Le fait de porter ou pas dans son coeur une municipalité n’a pas d’importance et en effet vous avez raison d’écrire que ce processus d’urbanisation n’est pas une nouveauté. Je constate seulement que l’urbanisation du quartier continue (malgré les promesses) et les grands projets d’urbanisation tels que le quartier mélanie, le chemin goeb, (qui sont devant nous)…… vont profondement changer la physionomie du quartier et vont encore mordre sur les espaces naturels……Dire que l’urbanisation va être arretee est une vaste blague au vue des projections qui tablent sur plus de 2500 logements en plus dans le quartier. Enfin le creusement d’un nouveau canal des français qui est une initiative sympathique ne va pas limiter l’urbanisation a moins que certains le considère comme une ligne maginot anti-urbanisation………
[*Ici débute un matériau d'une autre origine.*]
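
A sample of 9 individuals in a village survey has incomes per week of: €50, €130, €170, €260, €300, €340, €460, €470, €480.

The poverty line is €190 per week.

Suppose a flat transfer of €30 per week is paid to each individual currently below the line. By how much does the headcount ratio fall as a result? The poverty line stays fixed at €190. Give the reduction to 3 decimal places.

0.111

Before: below the line — €50, €130, €170; headcount ratio = 0.33333.
After the €30 transfer: below the line — €80, €160; headcount ratio = 0.22222.
Reduction = 0.33333 − 0.22222 = 0.111.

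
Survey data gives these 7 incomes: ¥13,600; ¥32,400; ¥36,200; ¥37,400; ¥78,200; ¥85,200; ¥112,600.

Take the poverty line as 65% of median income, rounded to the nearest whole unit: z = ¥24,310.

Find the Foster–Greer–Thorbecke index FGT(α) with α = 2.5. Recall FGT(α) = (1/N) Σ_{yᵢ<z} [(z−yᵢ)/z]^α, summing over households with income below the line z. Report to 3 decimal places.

Below the line: ¥13,600 (q = 1 of N = 7).
Normalized shortfalls: (24310−13600)/24310 = 0.4406.
Raised to α = 2.5: 0.12883.
Sum = 0.128828; FGT(2.5) = 0.128828 / 7 = 0.018.

0.018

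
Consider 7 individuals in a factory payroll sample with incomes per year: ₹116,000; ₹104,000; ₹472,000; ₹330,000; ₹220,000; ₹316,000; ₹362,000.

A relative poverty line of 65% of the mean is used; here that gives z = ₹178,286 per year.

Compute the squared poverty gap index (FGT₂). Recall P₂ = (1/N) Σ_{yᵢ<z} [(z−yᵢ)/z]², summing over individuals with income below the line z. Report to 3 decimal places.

Below the line: ₹104,000, ₹116,000 (q = 2 of N = 7).
Shortfall ratios: (178286−104000)/178286 = 0.4167; (178286−116000)/178286 = 0.3494.
Squared: 0.1736; 0.1221.
Sum = 0.295664; P₂ = 0.295664 / 7 = 0.042.

0.042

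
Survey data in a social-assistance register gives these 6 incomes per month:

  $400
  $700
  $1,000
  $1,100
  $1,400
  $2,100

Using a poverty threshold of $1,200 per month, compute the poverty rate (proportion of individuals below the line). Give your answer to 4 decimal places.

4 of the 6 individuals have income below $1,200.
H = 4/6 = 0.6667.

0.6667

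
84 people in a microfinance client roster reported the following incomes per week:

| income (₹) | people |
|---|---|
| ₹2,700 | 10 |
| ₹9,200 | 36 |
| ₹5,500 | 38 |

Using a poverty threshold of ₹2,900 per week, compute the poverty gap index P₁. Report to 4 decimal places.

0.0082

Below the line: 10×₹2,700 (q = 10 of N = 84).
Shortfall ratios: (2900−2700)/2900 = 0.0690 (×10).
Sum of shortfalls = 0.689655; P₁ averages over all N: 0.689655 / 84 = 0.0082.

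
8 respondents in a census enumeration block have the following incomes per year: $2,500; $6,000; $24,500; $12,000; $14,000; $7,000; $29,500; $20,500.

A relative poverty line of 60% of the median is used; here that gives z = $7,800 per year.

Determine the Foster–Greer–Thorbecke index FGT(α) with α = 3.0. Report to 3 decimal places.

0.041

Below z: $2,500, $6,000, $7,000 (q = 3 of N = 8).
Relative gaps: (7800−2500)/7800 = 0.6795; (7800−6000)/7800 = 0.2308; (7800−7000)/7800 = 0.1026.
Raised to α = 3.0: 0.31372; 0.01229; 0.00108.
Sum = 0.327090; FGT(3.0) = 0.327090 / 8 = 0.041.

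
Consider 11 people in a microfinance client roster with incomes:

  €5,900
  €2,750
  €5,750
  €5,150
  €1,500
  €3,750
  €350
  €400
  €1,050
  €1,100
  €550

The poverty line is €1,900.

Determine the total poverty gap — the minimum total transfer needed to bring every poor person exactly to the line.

€6,450

Poor units: €350, €400, €550, €1,050, €1,100, €1,500 (q = 6 of N = 11).
Individual gaps: 1900−350 = 1550; 1900−400 = 1500; 1900−550 = 1350; 1900−1050 = 850; 1900−1100 = 800; 1900−1500 = 400.
Aggregate gap = €6,450.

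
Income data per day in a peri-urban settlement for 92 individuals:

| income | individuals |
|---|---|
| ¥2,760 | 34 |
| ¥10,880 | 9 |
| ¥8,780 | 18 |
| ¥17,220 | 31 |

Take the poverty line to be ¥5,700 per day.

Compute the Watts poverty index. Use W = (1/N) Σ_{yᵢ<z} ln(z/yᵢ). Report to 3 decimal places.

0.268

Poor units: 34×¥2,760 (q = 34 of N = 92).
Log gaps: ln(5700/2760) = 0.7252 (×34).
W = 24.658007 / 92 = 0.268.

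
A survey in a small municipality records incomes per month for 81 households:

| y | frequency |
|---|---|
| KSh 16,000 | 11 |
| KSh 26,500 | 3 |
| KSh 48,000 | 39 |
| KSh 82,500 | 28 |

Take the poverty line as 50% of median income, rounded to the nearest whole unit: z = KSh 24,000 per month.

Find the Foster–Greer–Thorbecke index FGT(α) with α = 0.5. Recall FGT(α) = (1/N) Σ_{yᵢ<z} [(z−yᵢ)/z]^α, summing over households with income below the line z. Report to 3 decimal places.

Poor units: 11×KSh 16,000 (q = 11 of N = 81).
Relative gaps: (24000−16000)/24000 = 0.3333 (×11).
Raised to α = 0.5: 0.57735 (×11).
Sum = 6.350853; FGT(0.5) = 6.350853 / 81 = 0.078.

0.078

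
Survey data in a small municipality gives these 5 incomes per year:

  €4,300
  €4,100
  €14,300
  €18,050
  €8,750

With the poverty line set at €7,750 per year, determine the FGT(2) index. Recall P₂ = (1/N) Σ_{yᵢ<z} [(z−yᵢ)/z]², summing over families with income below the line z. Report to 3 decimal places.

0.084

Below z: €4,100, €4,300 (q = 2 of N = 5).
Normalized shortfalls: (7750−4100)/7750 = 0.4710; (7750−4300)/7750 = 0.4452.
Squared: 0.2218; 0.1982.
Sum = 0.419979; P₂ = 0.419979 / 5 = 0.084.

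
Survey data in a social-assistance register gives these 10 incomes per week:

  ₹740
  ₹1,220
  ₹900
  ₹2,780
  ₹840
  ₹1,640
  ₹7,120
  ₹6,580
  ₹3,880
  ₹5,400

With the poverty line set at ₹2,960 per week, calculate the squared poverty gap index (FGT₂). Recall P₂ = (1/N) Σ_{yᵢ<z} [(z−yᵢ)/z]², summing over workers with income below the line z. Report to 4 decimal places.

0.2108

Below the line: ₹740, ₹840, ₹900, ₹1,220, ₹1,640, ₹2,780 (q = 6 of N = 10).
Gap ratios (z−y)/z: (2960−740)/2960 = 0.7500; (2960−840)/2960 = 0.7162; (2960−900)/2960 = 0.6959; (2960−1220)/2960 = 0.5878; (2960−1640)/2960 = 0.4459; (2960−2780)/2960 = 0.0608.
Squared: 0.5625; 0.5130; 0.4843; 0.3456; 0.1989; 0.0037.
Sum = 2.107925; P₂ = 2.107925 / 10 = 0.2108.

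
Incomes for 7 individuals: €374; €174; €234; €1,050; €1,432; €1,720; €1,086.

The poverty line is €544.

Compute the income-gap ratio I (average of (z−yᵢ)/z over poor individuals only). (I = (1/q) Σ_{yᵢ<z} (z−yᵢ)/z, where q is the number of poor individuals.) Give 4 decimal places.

Incomes under z: €174, €234, €374 (q = 3 of N = 7).
Relative gaps: 0.6801, 0.5699, 0.3125; sum = 1.562500.
The income-gap ratio divides by q (the poor only): 1.562500 / 3 = 0.5208.

0.5208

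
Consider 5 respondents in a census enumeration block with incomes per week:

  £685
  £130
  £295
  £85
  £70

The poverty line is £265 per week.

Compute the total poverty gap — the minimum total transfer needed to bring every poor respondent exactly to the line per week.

£510

Below the line: £70, £85, £130 (q = 3 of N = 5).
Individual gaps: 265−70 = 195; 265−85 = 180; 265−130 = 135.
Aggregate gap = £510.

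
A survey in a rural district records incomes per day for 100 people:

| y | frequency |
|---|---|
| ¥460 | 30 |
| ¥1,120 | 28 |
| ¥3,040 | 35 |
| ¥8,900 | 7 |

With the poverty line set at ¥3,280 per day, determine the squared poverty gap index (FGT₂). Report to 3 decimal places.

Below z: 30×¥460, 28×¥1,120, 35×¥3,040 (q = 93 of N = 100).
Gap ratios (z−y)/z: (3280−460)/3280 = 0.8598 (×30); (3280−1120)/3280 = 0.6585 (×28); (3280−3040)/3280 = 0.0732 (×35).
Squared: 0.7392 (×30); 0.4337 (×28); 0.0054 (×35).
Sum = 34.505577; P₂ = 34.505577 / 100 = 0.345.

0.345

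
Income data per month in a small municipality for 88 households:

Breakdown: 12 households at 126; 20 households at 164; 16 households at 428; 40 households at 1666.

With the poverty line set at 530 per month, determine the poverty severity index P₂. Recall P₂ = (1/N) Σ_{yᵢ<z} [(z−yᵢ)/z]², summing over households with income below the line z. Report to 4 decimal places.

Below z: 12×126, 20×164, 16×428 (q = 48 of N = 88).
Relative gaps: (530−126)/530 = 0.7623 (×12); (530−164)/530 = 0.6906 (×20); (530−428)/530 = 0.1925 (×16).
Squared: 0.5810 (×12); 0.4769 (×20); 0.0370 (×16).
Sum = 17.102798; P₂ = 17.102798 / 88 = 0.1943.

0.1943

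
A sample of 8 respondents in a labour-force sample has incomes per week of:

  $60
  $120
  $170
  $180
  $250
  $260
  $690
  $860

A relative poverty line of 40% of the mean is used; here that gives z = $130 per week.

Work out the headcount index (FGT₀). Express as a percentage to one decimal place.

25.0%

2 of the 8 respondents have income below $130.
H = 2/8 = 25.0%.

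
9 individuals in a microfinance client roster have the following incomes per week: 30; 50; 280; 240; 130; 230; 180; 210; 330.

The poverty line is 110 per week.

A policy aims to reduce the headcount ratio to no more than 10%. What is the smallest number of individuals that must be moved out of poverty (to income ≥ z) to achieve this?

2

2 of the 9 individuals are poor, so H = 2/9 = 0.222.
A headcount ratio of at most 10% allows at most ⌊0.10 × 9⌋ = 0 poor individuals.
So at least 2 − 0 = 2 must be lifted.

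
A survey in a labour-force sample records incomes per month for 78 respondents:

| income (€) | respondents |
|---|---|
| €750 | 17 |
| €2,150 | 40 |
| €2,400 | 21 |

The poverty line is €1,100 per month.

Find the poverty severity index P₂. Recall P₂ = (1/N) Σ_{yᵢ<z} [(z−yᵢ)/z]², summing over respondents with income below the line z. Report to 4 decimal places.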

Quant à exclure les gens les plus modestes de la Robertsau, je pense que vous faites allusion à toutes les pétitions qui tombent telles la petite vérole sur le bas clergé, à chaque fois qu’un projet de logement social est envisagé dans ce quartier. N’est-ce pas?
@ JJacques. Vous affirmez, vous ne démontrez pas. Il y a dans ce billet un certain nombre de faits, et vous ne les contestez pas. Nous constatons, par ailleurs, que les responsables de la paroisse protestante n’ont pas été invité, et ont célébré un culte au même moment ce qui confirme nos propos. Quand au sens de notre papier, vous faites semblant de ne pas vouloir le comprendre… nous passons bien d’un moment qui a du sens à un rite stérile.